The wc (word count) utility counts lines, words, and characters in one or more input files. Its usage is as follows:

wc [-lwc] [ files]

If no files are specified on the command line, wc reads its standard input. If there are multiple files, it also prints total counts for all the files. The options and their meanings are shown in the following list:

-l

Count only lines.

-w

Count only words. A “word” is a contiguous sequence of nonwhitespace characters, separated by spaces and/or TABs. Luckily, this is the normal way awk separates fields in its input data.

-c

Count only characters.

Implementing wc in awk is particularly elegant, since awk does a lot of the work for us; it splits lines into words (i.e., fields) and counts them, it counts lines (i.e., records), and it can easily tell us how long a line is.

This program uses the getopt() library function (see Getopt Function) and the file-transition functions (see Filetrans Function).

This version has one notable difference from traditional versions of wc: it always prints the counts in the order lines, words, and characters. Traditional versions note the order of the -l, -w, and -c options on the command line, and print the counts in that order.

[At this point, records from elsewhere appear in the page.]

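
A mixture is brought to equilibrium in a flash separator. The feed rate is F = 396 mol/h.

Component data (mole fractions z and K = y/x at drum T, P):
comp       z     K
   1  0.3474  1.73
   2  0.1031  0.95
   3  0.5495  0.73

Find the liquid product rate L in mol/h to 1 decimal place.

L = 174.5 mol/h

Rachford–Rice: g(ψ) = Σ zᵢ(Kᵢ−1)/(1+ψ(Kᵢ−1)) = 0.
g(0) = ΣzᵢKᵢ − 1 = 0.1001 and g(1) = 1 − Σzᵢ/Kᵢ = -0.0621, so a root lies in (0, 1).
Newton iteration, ψ⁰ = 0.58:
  ψ = 0.5800: g = -0.00306, g' = -0.1480 → ψ = 0.5593
  ψ = 0.5593: g = 0.00001, g' = -0.1492 → ψ = 0.5594
Converged at ψ = 0.5594.
Then V = ψ·F = 0.5594·396 = 221.5 mol/h and L = F − V = 174.5 mol/h.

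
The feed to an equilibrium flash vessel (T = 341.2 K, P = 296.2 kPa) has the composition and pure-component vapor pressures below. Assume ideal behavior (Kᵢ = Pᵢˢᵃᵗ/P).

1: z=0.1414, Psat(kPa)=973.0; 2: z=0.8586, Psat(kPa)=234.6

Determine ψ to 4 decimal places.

ψ = 0.3041

Raoult's law: Kᵢ = Pᵢˢᵃᵗ/P = Pᵢˢᵃᵗ/296.2.
  K_1 = 973.0/296.2 = 3.284943, K_2 = 234.6/296.2 = 0.792032
Binary case is linear: z₁(K₁−1)(1+ψ(K₂−1)) + z₂(K₂−1)(1+ψ(K₁−1)) = 0
⇒ ψ = [z₁(K₁−1)+z₂(K₂−1)] / [−(K₁−1)(K₂−1)] = 0.14453/0.47519 = 0.3041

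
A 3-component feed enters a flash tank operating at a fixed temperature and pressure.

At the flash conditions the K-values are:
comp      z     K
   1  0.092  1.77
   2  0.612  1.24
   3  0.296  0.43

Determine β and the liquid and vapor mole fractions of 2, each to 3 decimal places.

β = 0.256, x_2 = 0.577, y_2 = 0.715

Iterate (Newton) starting at β = 0.5:
  β = 0.500: g = -0.0537, g' = -0.245 → β = 0.281
  β = 0.281: g = -0.0050, g' = -0.204 → β = 0.256
Converged at β = 0.256.
Compositions from xᵢ = zᵢ/(1+β(Kᵢ−1)), yᵢ = Kᵢxᵢ:
  1: x = 0.077, y = 0.136
  2: x = 0.577, y = 0.715
  3: x = 0.347, y = 0.149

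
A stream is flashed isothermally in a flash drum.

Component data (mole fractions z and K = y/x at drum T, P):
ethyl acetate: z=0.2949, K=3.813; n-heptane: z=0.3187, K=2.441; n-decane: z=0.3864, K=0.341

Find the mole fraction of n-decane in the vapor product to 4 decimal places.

Material balance + equilibrium reduce to Σ zᵢ(Kᵢ−1)/(1+β(Kᵢ−1)) = 0.
Feasibility: ΣzᵢKᵢ = 2.0342, Σzᵢ/Kᵢ = 1.3410 — both > 1, two phases present.
Iterate (Newton) starting at β = 0.64:
  β = 0.6400: g = 0.09478, g' = -0.9785 → β = 0.7369
  β = 0.7369: g = -0.00230, g' = -1.0370 → β = 0.7346
Converged at β = 0.7346.
Compositions from xᵢ = zᵢ/(1+β(Kᵢ−1)), yᵢ = Kᵢxᵢ:
  ethyl acetate: x = 0.0962, y = 0.3667
  n-heptane: x = 0.1548, y = 0.3779
  n-decane: x = 0.7490, y = 0.2554

y_n-decane = 0.2554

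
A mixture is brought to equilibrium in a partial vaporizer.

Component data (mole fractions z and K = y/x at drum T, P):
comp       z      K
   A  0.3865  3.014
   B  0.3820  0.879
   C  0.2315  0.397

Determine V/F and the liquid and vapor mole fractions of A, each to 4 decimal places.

V/F = 0.7581, x_A = 0.1530, y_A = 0.4610

Newton iteration, V/F⁰ = 0.33:
  V/F = 0.3300: g = 0.24520, g' = -0.7030 → V/F = 0.6788
  V/F = 0.6788: g = 0.04217, g' = -0.5277 → V/F = 0.7587
  V/F = 0.7587: g = -0.00029, g' = -0.5381 → V/F = 0.7581
Converged at V/F = 0.7581.
Compositions from xᵢ = zᵢ/(1+V/F(Kᵢ−1)), yᵢ = Kᵢxᵢ:
  A: x = 0.1530, y = 0.4610
  B: x = 0.4206, y = 0.3697
  C: x = 0.4265, y = 0.1693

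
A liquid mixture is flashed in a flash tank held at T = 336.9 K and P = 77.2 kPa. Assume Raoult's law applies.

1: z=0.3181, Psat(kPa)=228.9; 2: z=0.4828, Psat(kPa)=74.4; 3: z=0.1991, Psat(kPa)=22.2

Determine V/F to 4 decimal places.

V/F = 0.6369

Raoult's law: Kᵢ = Pᵢˢᵃᵗ/P = Pᵢˢᵃᵗ/77.2.
  K_1 = 228.9/77.2 = 2.965026, K_2 = 74.4/77.2 = 0.963731, K_3 = 22.2/77.2 = 0.287565
Rachford–Rice: g(V/F) = Σ zᵢ(Kᵢ−1)/(1+V/F(Kᵢ−1)) = 0.
g(0) = ΣzᵢKᵢ − 1 = 0.4657 and g(1) = 1 − Σzᵢ/Kᵢ = -0.3006, so a root lies in (0, 1).
Iterate (Newton) starting at V/F = 0.7:
  V/F = 0.7000: g = -0.03779, g' = -0.6205 → V/F = 0.6391
  V/F = 0.6391: g = -0.00125, g' = -0.5827 → V/F = 0.6369
Converged at V/F = 0.6369.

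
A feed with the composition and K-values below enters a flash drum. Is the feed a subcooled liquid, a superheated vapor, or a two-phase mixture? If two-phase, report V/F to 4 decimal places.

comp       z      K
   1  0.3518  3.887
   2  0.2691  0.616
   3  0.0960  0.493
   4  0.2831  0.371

two-phase, V/F = 0.4562

ΣzᵢKᵢ = 1.6856; Σzᵢ/Kᵢ = 1.4852.
Both exceed 1, so a two-phase solution exists.
Let ψ = V/F and solve Σ zᵢ(Kᵢ−1)/(1+ψ(Kᵢ−1)) = 0.
Newton–Raphson from ψ = 0.37:
  ψ = 0.3700: g = 0.07864, g' = -0.9671 → ψ = 0.4513
  ψ = 0.4513: g = 0.00425, g' = -0.8708 → ψ = 0.4562
Converged at ψ = 0.4562.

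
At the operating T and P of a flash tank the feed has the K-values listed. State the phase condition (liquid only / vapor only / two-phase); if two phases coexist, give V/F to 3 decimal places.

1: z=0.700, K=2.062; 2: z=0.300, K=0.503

ΣzᵢKᵢ = 1.594; Σzᵢ/Kᵢ = 0.936.
Since Σzᵢ/Kᵢ < 1 the mixture is above its dew point — single vapor phase.

vapor only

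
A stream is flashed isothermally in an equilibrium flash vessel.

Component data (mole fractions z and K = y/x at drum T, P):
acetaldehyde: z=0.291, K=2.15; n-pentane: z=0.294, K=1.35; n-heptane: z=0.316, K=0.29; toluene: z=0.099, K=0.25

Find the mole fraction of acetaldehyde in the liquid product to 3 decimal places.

x_acetaldehyde = 0.229

Material balance + equilibrium reduce to Σ zᵢ(Kᵢ−1)/(1+β(Kᵢ−1)) = 0.
Feasibility: ΣzᵢKᵢ = 1.139, Σzᵢ/Kᵢ = 1.839 — both > 1, two phases present.
Iterate (Newton) starting at β = 0.56:
  β = 0.560: g = -0.2109, g' = -0.772 → β = 0.287
  β = 0.287: g = -0.0312, g' = -0.589 → β = 0.234
  β = 0.234: g = -0.0003, g' = -0.581 → β = 0.233
Converged at β = 0.233.
Compositions from xᵢ = zᵢ/(1+β(Kᵢ−1)), yᵢ = Kᵢxᵢ:
  acetaldehyde: x = 0.229, y = 0.493
  n-pentane: x = 0.272, y = 0.367
  n-heptane: x = 0.379, y = 0.110
  toluene: x = 0.120, y = 0.030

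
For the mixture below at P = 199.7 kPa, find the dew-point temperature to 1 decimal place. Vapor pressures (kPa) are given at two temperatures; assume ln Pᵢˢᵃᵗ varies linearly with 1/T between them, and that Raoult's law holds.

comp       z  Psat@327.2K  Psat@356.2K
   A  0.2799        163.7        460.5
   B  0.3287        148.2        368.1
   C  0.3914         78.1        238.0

Dew-point temperature: Σzᵢ·P/Pᵢˢᵃᵗ(T) = 1. Interpolate ln Pᵢˢᵃᵗ = aᵢ + bᵢ/T.
  T = 327.2 K: ΣzᵢP/Pᵢˢᵃᵗ = 1.7852
  T = 356.2 K: ΣzᵢP/Pᵢˢᵃᵗ = 0.6281
  T = 341.7 K: ΣzᵢP/Pᵢˢᵃᵗ = 1.0347
  T = 348.9 K: ΣzᵢP/Pᵢˢᵃᵗ = 0.8032
  T = 345.3 K: ΣzᵢP/Pᵢˢᵃᵗ = 0.9104
  T = 343.5 K: ΣzᵢP/Pᵢˢᵃᵗ = 0.9702
Interpolating between 341.7 K and 343.5 K gives T ≈ 342.7 K.

T = 342.7 K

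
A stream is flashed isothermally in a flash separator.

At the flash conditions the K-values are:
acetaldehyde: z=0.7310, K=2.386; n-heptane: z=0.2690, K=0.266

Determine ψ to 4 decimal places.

Rachford–Rice: g(ψ) = Σ zᵢ(Kᵢ−1)/(1+ψ(Kᵢ−1)) = 0.
Check two-phase: ΣzᵢKᵢ = 1.8157 > 1 and Σzᵢ/Kᵢ = 1.3176 > 1, so g(0) = 0.8157 > 0 and g(1) = -0.3176 < 0.
Newton iteration, ψ⁰ = 0.59:
  ψ = 0.5900: g = 0.20911, g' = -0.8759 → ψ = 0.8287
  ψ = 0.8287: g = -0.03253, g' = -1.2487 → ψ = 0.8027
  ψ = 0.8027: g = -0.00101, g' = -1.1733 → ψ = 0.8018
Converged at ψ = 0.8018.

ψ = 0.8018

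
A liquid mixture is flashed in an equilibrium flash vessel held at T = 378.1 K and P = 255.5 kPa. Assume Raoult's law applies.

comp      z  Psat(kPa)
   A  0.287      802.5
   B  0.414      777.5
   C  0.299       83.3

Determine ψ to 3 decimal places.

Raoult's law: Kᵢ = Pᵢˢᵃᵗ/P = Pᵢˢᵃᵗ/255.5.
  K_A = 802.5/255.5 = 3.14090, K_B = 777.5/255.5 = 3.04305, K_C = 83.3/255.5 = 0.32603
Material balance + equilibrium reduce to Σ zᵢ(Kᵢ−1)/(1+ψ(Kᵢ−1)) = 0.
Check two-phase: ΣzᵢKᵢ = 2.259 > 1 and Σzᵢ/Kᵢ = 1.145 > 1, so g(0) = 1.259 > 0 and g(1) = -0.145 < 0.
Newton iteration, ψ⁰ = 0.64:
  ψ = 0.640: g = 0.2714, g' = -0.979 → ψ = 0.917
  ψ = 0.917: g = -0.0263, g' = -1.291 → ψ = 0.897
Converged at ψ = 0.897.

ψ = 0.897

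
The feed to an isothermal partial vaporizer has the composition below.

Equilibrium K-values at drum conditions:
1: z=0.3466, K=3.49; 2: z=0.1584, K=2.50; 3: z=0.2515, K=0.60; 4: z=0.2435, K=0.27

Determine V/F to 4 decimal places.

V/F = 0.6242

Rachford–Rice: g(V/F) = Σ zᵢ(Kᵢ−1)/(1+V/F(Kᵢ−1)) = 0.
g(0) = ΣzᵢKᵢ − 1 = 0.8223 and g(1) = 1 − Σzᵢ/Kᵢ = -0.4837, so a root lies in (0, 1).
Iterate (Newton) starting at V/F = 0.5:
  V/F = 0.5000: g = 0.11452, g' = -0.9274 → V/F = 0.6235
  V/F = 0.6235: g = 0.00063, g' = -0.9335 → V/F = 0.6242
Converged at V/F = 0.6242.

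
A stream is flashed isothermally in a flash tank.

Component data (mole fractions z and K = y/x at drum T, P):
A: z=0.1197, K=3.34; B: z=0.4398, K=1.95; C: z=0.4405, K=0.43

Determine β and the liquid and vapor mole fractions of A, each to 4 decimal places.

β = 0.6017, x_A = 0.0497, y_A = 0.1660

Rachford–Rice: g(β) = Σ zᵢ(Kᵢ−1)/(1+β(Kᵢ−1)) = 0.
Feasibility: ΣzᵢKᵢ = 1.4468, Σzᵢ/Kᵢ = 1.2858 — both > 1, two phases present.
Iterate (Newton) starting at β = 0.5:
  β = 0.5000: g = 0.06117, g' = -0.6016 → β = 0.6017
Converged at β = 0.6017.
Compositions from xᵢ = zᵢ/(1+β(Kᵢ−1)), yᵢ = Kᵢxᵢ:
  A: x = 0.0497, y = 0.1660
  B: x = 0.2798, y = 0.5457
  C: x = 0.6705, y = 0.2883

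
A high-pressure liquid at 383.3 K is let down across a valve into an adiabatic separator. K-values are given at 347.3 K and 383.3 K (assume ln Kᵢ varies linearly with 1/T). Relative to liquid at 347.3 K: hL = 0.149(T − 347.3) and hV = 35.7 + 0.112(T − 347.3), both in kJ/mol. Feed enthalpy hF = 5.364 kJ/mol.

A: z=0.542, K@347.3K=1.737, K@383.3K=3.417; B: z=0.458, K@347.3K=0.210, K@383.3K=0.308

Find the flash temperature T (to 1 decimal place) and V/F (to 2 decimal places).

Adiabatic flash: solve Rachford–Rice at each trial T, then check hF = ψ·hV(T) + (1−ψ)·hL(T).
  T = 347.3 K: K = (1.737, 0.210), RR gives ψ = 0.065, H_out = 2.308 kJ/mol
  T = 383.3 K: K = (3.417, 0.308), RR gives ψ = 0.594, H_out = 25.770 kJ/mol
  T = 365.3 K: K = (2.477, 0.257), RR gives ψ = 0.419, H_out = 17.367 kJ/mol
  T = 356.3 K: K = (2.084, 0.233), RR gives ψ = 0.284, H_out = 11.379 kJ/mol
  T = 351.8 K: K = (1.905, 0.221), RR gives ψ = 0.190, H_out = 7.412 kJ/mol
  T = 349.6 K: K = (1.821, 0.216), RR gives ψ = 0.133, H_out = 5.095 kJ/mol
  T = 350.7 K: K = (1.863, 0.218), RR gives ψ = 0.163, H_out = 6.291 kJ/mol
Linear interpolation between T = 349.6 (H_out = 5.095) and T = 350.7 (H_out = 6.291) on hF = 5.364 gives T ≈ 349.8 K, at which ψ = 0.14.

T = 349.8 K, V/F = 0.14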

The BEGIN rule does the argument processing. The variable print_total is true if more than one file is named on the command line:

# wc.awk --- count lines, words, characters

# Options:
#    -l    only count lines
#    -w    only count words
#    -c    only count characters
#
# Default is to count lines, words, characters
#
# Requires getopt() and file transition library functions

BEGIN {
    # let getopt() print a message about
    # invalid options. we ignore them
    while ((c = getopt(ARGC, ARGV, "lwc")) != -1) {
        if (c == "l")
            do_lines = 1
        else if (c == "w")
            do_words = 1
        else if (c == "c")
            do_chars = 1
    }
    for (i = 1; i < Optind; i++)
        ARGV[i] = ""

    # if no options, do all
    if (! do_lines && ! do_words && ! do_chars)
        do_lines = do_words = do_chars = 1

    print_total = (ARGC - i > 2)
}

The beginfile() function is simple; it just resets the counts of lines, words, and characters to zero, and saves the current file name in fname:

function beginfile(file)
{
    lines = words = chars = 0
    fname = FILENAME
}

The endfile() function adds the current file’s numbers to the running totals of lines, words, and characters.72 It then prints out those numbers for the file that was just read. It relies on beginfile() to reset the numbers for the following data file:

function endfile(file)
{
    tlines += lines
    twords += words
    tchars += chars
    if (do_lines)
        printf "\t%d", lines
    if (do_words)
        printf "\t%d", words
    if (do_chars)
        printf "\t%d", chars
    printf "\t%s\n", fname
}

There is one rule that is executed for each line. It adds the length of the record, plus one, to chars.73 Adding one plus the record length is needed because the newline character separating records (the value of RS) is not part of the record itself, and thus not included in its length. Next, lines is incremented for each line read, and words is incremented by the value of NF, which is the number of “words” on this line:

# do per line
{
    chars += length($0) + 1    # get newline
    lines++
    words += NF
}

Finally, the END rule simply prints the totals for all the files:

END {
    if (print_total) {
        if (do_lines)
            printf "\t%d", tlines
        if (do_words)
            printf "\t%d", twords
        if (do_chars)
            printf "\t%d", tchars
        print "\ttotal"
    }
}

Footnotes

(72)

wc can’t just use the value of FNR in endfile(). If you examine the code in Filetrans Function, you will see that FNR has already been reset by the time endfile() is called.

(73)

Since gawk understands multibyte locales, this code counts characters, not bytes.